Oggi, con la sconfitta di George W. Bush e l’elezione del Democratico Obama, sono molti gli ingenui disposti a pensare che qualcosa sia realmente mutato. Certo, il sistema dello spoils system ha garantito il sollevamento dagli incarichi fondamentali dei neo-cons politici garantendone la sostituzione con elementi provenienti da fondazioni liberal. Ma si tratta di un cambiamento di facciata. Entrambe  le tradizioni, come abbiamo visto, si caratterizzano per l’impronta messianica ed imperialista perseguibile in diversi modi ma comunque necessitanti di un nemico che nel passato fu il nazionalsocialismo ed il fascismo, ieri  il comunismo dell’Urss ed oggi è rappresentato da un “terrorismo islamico” non chiaramente definito in cui si confonde il “nemico sfuggente”  Al-Qaeda con la resistenza legittima ad uno stato di indigenza e vessazione continua di organizzazioni come Hamas, tra l’altro, democraticamente elette.  

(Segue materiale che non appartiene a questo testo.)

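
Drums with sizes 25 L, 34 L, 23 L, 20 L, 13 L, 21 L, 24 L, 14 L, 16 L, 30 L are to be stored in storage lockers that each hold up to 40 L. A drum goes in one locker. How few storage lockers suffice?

7

Total = 34 + 30 + 25 + 24 + 23 + 21 + 20 + 16 + 14 + 13 = 220 L.
Lower bound: ⌈220/40⌉ = 6 storage lockers.
A packing using 7 storage lockers:
  locker 1: 34 = 34
  locker 2: 30 = 30
  locker 3: 25 + 14 = 39
  locker 4: 24 + 16 = 40
  locker 5: 23 + 13 = 36
  locker 6: 21 = 21
  locker 7: 20 = 20
No arrangement into 6 storage lockers stays within capacity, so 7 is optimal.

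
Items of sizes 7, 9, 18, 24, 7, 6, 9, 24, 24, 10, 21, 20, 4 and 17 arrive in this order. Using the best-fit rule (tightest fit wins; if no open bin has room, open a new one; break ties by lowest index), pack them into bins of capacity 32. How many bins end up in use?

8

  7 → bin 1 (new)  [load 7/32]
  9 → bin 1  [load 16/32]
  18 → bin 2 (new)  [load 18/32]
  24 → bin 3 (new)  [load 24/32]
  7 → bin 3  [load 31/32]
  6 → bin 2  [load 24/32]
  9 → bin 1  [load 25/32]
  24 → bin 4 (new)  [load 24/32]
  24 → bin 5 (new)  [load 24/32]
  10 → bin 6 (new)  [load 10/32]
  21 → bin 6  [load 31/32]
  20 → bin 7 (new)  [load 20/32]
  4 → bin 1  [load 29/32]
  17 → bin 8 (new)  [load 17/32]
8 bins opened.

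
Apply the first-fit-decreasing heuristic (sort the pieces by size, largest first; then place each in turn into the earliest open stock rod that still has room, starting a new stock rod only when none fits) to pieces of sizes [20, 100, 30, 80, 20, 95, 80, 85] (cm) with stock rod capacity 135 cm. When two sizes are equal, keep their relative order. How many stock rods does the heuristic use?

5

Sorted descending: 100, 95, 85, 80, 80, 30, 20, 20.
  100 → stock rod 1 (new)  [load 100/135]
  95 → stock rod 2 (new)  [load 95/135]
  85 → stock rod 3 (new)  [load 85/135]
  80 → stock rod 4 (new)  [load 80/135]
  80 → stock rod 5 (new)  [load 80/135]
  30 → stock rod 1  [load 130/135]
  20 → stock rod 2  [load 115/135]
  20 → stock rod 2  [load 135/135]
5 stock rods opened.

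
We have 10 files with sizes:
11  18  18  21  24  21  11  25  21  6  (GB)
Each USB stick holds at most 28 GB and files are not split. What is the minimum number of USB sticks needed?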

D’altronde è Ben Stephens, editorialista del Wall Street Journal, a ricordare come la strategia di Obama stia mostrando i suoi limiti riconoscendo le ragioni dei neoconservatori in politica estera, riaffermando così come la “fiducia nel potere sia meglio della speranza”. La macchina dei neoconservatori, quindi, continua a funzionare ancora e a pieno regime come dimostrano  le continue attenzioni nei confronti dell’Iran e le ingerenze volte alla destabilizzazione del regime degli ayatollah.  Un limite alle azioni dei gendarmi internazionali potrebbe trovarsi nella nascita di un concorrente internazionale; per cultura e per i rapporti ultrasecolari tessuti con i paesi del  vicino e del medio oriente tale compito spetterebbe all’Europa ma questa, vincolata da remore e limiti derivanti dalla funzione geo-strategica svolta all’epoca dalla guerra fredda (si pensi alle basi americane dislocate in lungo e largo nel nostro continente) resta al palo, incapace di scuotersi, confacendosi, passivamente, al ruolo di imbelle disegnatagli da Kagan e allontanandosi, irrimediabilmente, dai tempi nobili dei vessilli alati.